Anzi, a dire il vero, l’amarezza per la fine del grande campione romagnolo delle due ruote, emblema di una società ingrata nella memoria e avara nei sentimenti, che ti esalta quando sei all’apice del successo e poi ti schiaccia e travolge appena scivoli in basso per qualunque ragione, mi aveva allontanato dal Ciclismo nel quale non riuscivo più a riconoscere quei grandi valori del passato quali  il coraggio, la lealtà, la autenticità di una sfida lanciata da un gregario qualunque e vinta sul traguardo.

Eppure oggi, al Giro, mi sono emozionato come non mi accadeva da tempo.

A 5 km dal traguardo, in una salita niente male, Tiralongo, uno di quei gregari fedeli, caparbi e resistenti che hanno fatto il Ciclismo sin dai tempi di Bartali e Coppi, è scattato sui pedali ed ha cominciato a guadagnare secondi su secondi.

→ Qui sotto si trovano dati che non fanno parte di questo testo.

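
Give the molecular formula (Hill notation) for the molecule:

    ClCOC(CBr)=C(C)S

Heavy atoms from the SMILES: 1 Br, 5 C, 1 Cl, 1 O, 1 S.
Implicit hydrogens by atom environment:
  2 × C: 2 H each → 4
  2 × C: no H
  1 × Br: no H
  1 × C: 3 H
  1 × Cl: no H
  1 × O: no H
  1 × S: 1 H
  Total hydrogens = 8.
Molecular formula: C5H8BrClOS

C5H8BrClOS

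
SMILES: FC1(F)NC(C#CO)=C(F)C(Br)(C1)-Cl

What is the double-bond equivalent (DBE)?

Molecular formula from the SMILES: C7H4BrClF3NO.
DoU = (2C + 2 + N − H − X)/2 = (2·7 + 2 + 1 − 4 − 5)/2 = 8/2 = 4.
(Structurally: 1 ring(s) + 3 π bond(s) = 4.)

4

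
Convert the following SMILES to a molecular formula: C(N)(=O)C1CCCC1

Heavy atoms from the SMILES: 6 C, 1 N, 1 O.
Implicit hydrogens by atom environment:
  4 × C: 2 H each → 8
  1 × C: 1 H
  1 × C: no H
  1 × N: 2 H
  1 × O: no H
  Total hydrogens = 11.
Molecular formula: C6H11NO

C6H11NO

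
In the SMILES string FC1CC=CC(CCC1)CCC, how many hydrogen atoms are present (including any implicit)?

19

Hydrogens are implicit in SMILES; fill each atom to its normal valence:
  6 × C: 2 H each → 12
  4 × C: 1 H each → 4
  1 × C: 3 H
  1 × F: no H
  Total hydrogens = 19.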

Sembrava una favola: finalmente il sig. Nessuno che batte i grandi campioni; è questo ciò che mi piace del Ciclismo: chiunque può vincere contro chiunque; purchè abbia muscoli nelle gambe,  coraggio nel cuore e fiato nei polmoni.

E come tutte le favole, la realtà, ad un certo punto, la stava risucchiando nella sua gravità fatta di squadre più forti che, coalizzandosi, possono riprendere qualunque fuggitivo; a meno questo non si chiami Marco Pantani e non sia soprannominato “Il Pirata”.

Ma di questi campioni lo sport è avaro, e ne sforna uno ogni 50 anni; proprio perchè sono Campioni.

Così la Saxo, la squadra della Maglia Rosa, si mette all’inseguimento di Tiralongo: sono in tanti e, a turno, si tirano la corsa finchè a 200 metri dal traguardo, proprio la Maglia Rosa, il N: 1 della Corsa, Contador, lo riprende e lo supera.

E’ giusto così: è la legge del Ciclismo e di ogni Sport: il più forte vince ed il più debole soccombe.

Ma prima del Traguardo succede qualcosa capace di restituire al ciclismo ed a qualsiasi sport il suo volto più umano ed apprezzabile: Contador non vede in Tiralongo un avversario di classifica; sa che quel giovane, professionista dal 2000, non ha mai vinto una tappa così importante e forse, essendo un gregario, non avrà mai un’altra occasione.

La Maglia Rosa, che in un primo tempo sembra stringere inesorabilmente lo sfiancato Tiralongo, ormai senza più forze, apre leggermente sulla sinistra e, sulla destra lo infila Tiralongo, il gregario, l’eterno portatore d’acqua di un tempo lontano, l’operaio delle due ruote che deve cedere sempre il passo al Campione, con disciplina e con leatà.

Ed è con ritrovata emozione che lo vedo alzare  le mani al cielo in segno di vittoria.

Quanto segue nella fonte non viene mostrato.